It’s FY 2013 appropriations season, and bulk access to THOMAS made an appearance in H.Rpt. 112-511 (under the Government Printing Office). The report asks a series of questions about the virtues of XML, and relegates open access to “a task force composed of staff representatives of the Library of Congress, the Congressional Research Service, the Clerk of the House, the Government Printing Office, and such other congressional offices as may be necessary, to examine these and any additional issues it considers relevant and to report back to the Committee on Appropriations of the House and Senate.” As a Washingtonian, and as a Methodist, even I think that sounds like a lot of committee-ing.
The report’s primary concern is authentication of official government data, certainly a valid concern. Although the suggestion that PDF is the only securable format is absurd, having good data is important. However, the series of questions on the virtues of XML are not all about authentication:
- Which Legislative Branch agency would be the provider of bulk data downloads of legislative information in XML, and how would this service be authorized? [Somewhat security related, but also logistical.]
- How would `House’ information be differentiated from `Senate’ information for the purposes of bulk data downloads in XML? [Both chambers live together on THOMAS as it is; again, logistical.]
- What would be the impact of bulk downloads of legislative data in XML on the timeliness and authoritativeness of congressional information? [Excellent question.]

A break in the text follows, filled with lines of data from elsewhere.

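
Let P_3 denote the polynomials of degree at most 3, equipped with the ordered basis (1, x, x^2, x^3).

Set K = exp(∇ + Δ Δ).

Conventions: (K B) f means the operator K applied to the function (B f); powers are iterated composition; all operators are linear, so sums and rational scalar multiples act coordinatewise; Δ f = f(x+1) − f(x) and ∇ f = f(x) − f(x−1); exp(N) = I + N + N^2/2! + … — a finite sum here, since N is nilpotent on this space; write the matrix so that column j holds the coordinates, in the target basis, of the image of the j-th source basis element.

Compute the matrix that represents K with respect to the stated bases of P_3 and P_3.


the matrix is [[1, 1, 2, 11]; [0, 1, 2, 6]; [0, 0, 1, 3]; [0, 0, 0, 1]] (rows listed top to bottom)

image of 1: 1
image of x: x + 1
image of x^2: x^2 + 2x + 2
image of x^3: x^3 + 3x^2 + 6x + 11
each image's coordinates form column j of the matrix


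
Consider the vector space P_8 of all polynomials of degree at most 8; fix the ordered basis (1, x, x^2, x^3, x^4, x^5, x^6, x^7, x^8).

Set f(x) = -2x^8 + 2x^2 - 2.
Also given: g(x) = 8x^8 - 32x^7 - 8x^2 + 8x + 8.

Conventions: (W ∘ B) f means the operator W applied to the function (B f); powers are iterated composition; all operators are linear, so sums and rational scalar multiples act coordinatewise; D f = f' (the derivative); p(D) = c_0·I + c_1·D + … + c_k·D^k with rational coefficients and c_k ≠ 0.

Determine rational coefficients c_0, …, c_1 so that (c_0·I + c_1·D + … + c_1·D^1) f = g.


D^0 f = -2x^8 + 2x^2 - 2
D^1 f = -16x^7 + 4x
matching coefficients of g against c_0 f + c_1 Df + … from the top degree down determines the c_i
solution: c_0 = -4, c_1 = 2

c_0 = -4, c_1 = 2


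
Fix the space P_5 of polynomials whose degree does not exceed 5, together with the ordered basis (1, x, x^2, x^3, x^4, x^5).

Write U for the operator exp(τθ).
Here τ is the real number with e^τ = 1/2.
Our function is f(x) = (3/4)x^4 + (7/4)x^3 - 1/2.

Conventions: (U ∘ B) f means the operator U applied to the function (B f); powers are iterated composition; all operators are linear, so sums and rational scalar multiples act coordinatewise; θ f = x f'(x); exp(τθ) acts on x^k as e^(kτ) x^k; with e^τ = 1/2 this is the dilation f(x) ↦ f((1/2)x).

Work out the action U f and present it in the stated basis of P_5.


g(x) = (3/64)x^4 + (7/32)x^3 - 1/2

exp(τθ) x^k = e^(kτ) x^k; with e^τ = 1/2 this sends x^k to (1/2)^k x^k
x^3 ↦ 1/8 x^3
x^4 ↦ 1/16 x^4
applying this coordinatewise to f: exp(τθ) f = (3/64)x^4 + (7/32)x^3 - 1/2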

- What would be the estimated timeline for the development of a system of authentication for bulk data downloads of legislative information in XML? [Logistical.]
- What are the projected budgetary impacts of system development and implementation, including potential costs for support that may be required by third party users of legislative bulk data sets in XML, as well as any indirect costs, such as potential requirements for Congress to confirm or invalidate third party analyses of legislative data based on bulk downloads in XML? [Plenty of projects are already scraping information from THOMAS. By virtue that this information is on the Internet, the ability to say 'no, you can't have that' is gone.]

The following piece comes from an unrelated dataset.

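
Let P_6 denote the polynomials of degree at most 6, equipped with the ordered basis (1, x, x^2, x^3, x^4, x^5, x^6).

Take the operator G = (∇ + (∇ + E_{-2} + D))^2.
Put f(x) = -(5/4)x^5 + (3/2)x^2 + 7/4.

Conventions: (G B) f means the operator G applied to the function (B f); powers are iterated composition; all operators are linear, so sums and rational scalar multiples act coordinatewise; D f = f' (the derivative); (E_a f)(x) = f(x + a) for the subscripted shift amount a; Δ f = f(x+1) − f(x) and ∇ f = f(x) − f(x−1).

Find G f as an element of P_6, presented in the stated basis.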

- Are there other data models or alternative[s] that can enhance congressional openness and transparency without relying on bulk data downloads in XML?[Smart people are saying smart things about this very topic, worth looking into.]

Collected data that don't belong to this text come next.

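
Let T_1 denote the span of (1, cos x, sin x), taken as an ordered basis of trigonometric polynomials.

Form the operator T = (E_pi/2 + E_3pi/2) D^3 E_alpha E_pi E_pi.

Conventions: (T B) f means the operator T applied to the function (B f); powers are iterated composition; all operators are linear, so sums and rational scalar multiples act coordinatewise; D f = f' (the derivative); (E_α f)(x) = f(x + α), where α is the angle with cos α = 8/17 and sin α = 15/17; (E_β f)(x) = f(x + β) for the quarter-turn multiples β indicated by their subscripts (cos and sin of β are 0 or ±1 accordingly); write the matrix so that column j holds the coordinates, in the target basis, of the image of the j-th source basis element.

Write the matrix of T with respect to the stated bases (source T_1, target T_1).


the matrix is [[0, 0, 0]; [0, 0, 0]; [0, 0, 0]] (rows listed top to bottom)

image of 1: 0
image of cos x: 0
image of sin x: 0
each image's coordinates form column j of the matrix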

- [How many roads must a man walk down before they call him a man?]
- [How many seas must the white dove sail before she can sleep in the sand?]
In these questions, I sense some apprehension. Indeed, open access to legislative data is a new thing for Congress. But, when one is unsure of how to handle a new legislative situation, one looks back at original intent to find the spirit of the law.
THOMAS was created in the 104th Congress by H.R.2492, which became P.L. 104-53, the Legislative Branch Appropriations for 1996. The 104th defined “legislative information” as ” information, prepared within the legislative branch, consisting of the text of publicly available bills, amendments, committee hearings, and committee reports, the text of the Congressional Record, data relating to bill status, data relating to legislative activity, and other similar public information that is directly related to the legislative process.” The Library of Congress was charged with “reduc[ing] the cost of information support for the Congress by eliminating duplication among systems which provide electronic access by Congress to legislative information,” and “examin[ing] issues regarding efficient ways to make this information available to the public.”
People were excited. Senator Warner even stood to publicly refute a WaPo article saying that Congress was against being open on the Internet. Once THOMAS was approved, it was built in mere weeks, and debuted on January 5, 1995 (looking like this).
It’s no stretch that the words “data,” “efficient,” and “available to the public” mean something different today than in 1995. The entire character of the Internet has changed in the last 17 years. What has not changed, however, is the desirability of eliminating redundancy, and making information efficiently accessible. That’s a worthy goal*. To that end:
Whereas elected legislators are creating legislation of, by and for the people;
Whereas legislators require the most timely and effective access to past legislation, reports, debates and hearings in order to best represent their constituents, and serve the American people;
Whereas democratically governed people, in the United States and around the world, must have access to their laws;
Whereas the nature of access and efficiency have changed since THOMAS began;
Whereas the legislative information in question is already being used by third parties in order to strengthen democracy through interaction with government: Now, therefore, let us
Resolve, That open access to legislative data is a continuation of the spirit of THOMAS to support Congress with efficient, cost effective access to legislative information, and to educate the public about the legislative process, and the laws that effect their lives.

“Is bill writing super fun, or what!?”
*Here is a good place to mention that these are my views as a librarian, budding coder, and regular old citizen, and are not in any way tied to my employer. Official views on legislative data can be found on THOMAS–and isn’t that the point of all this?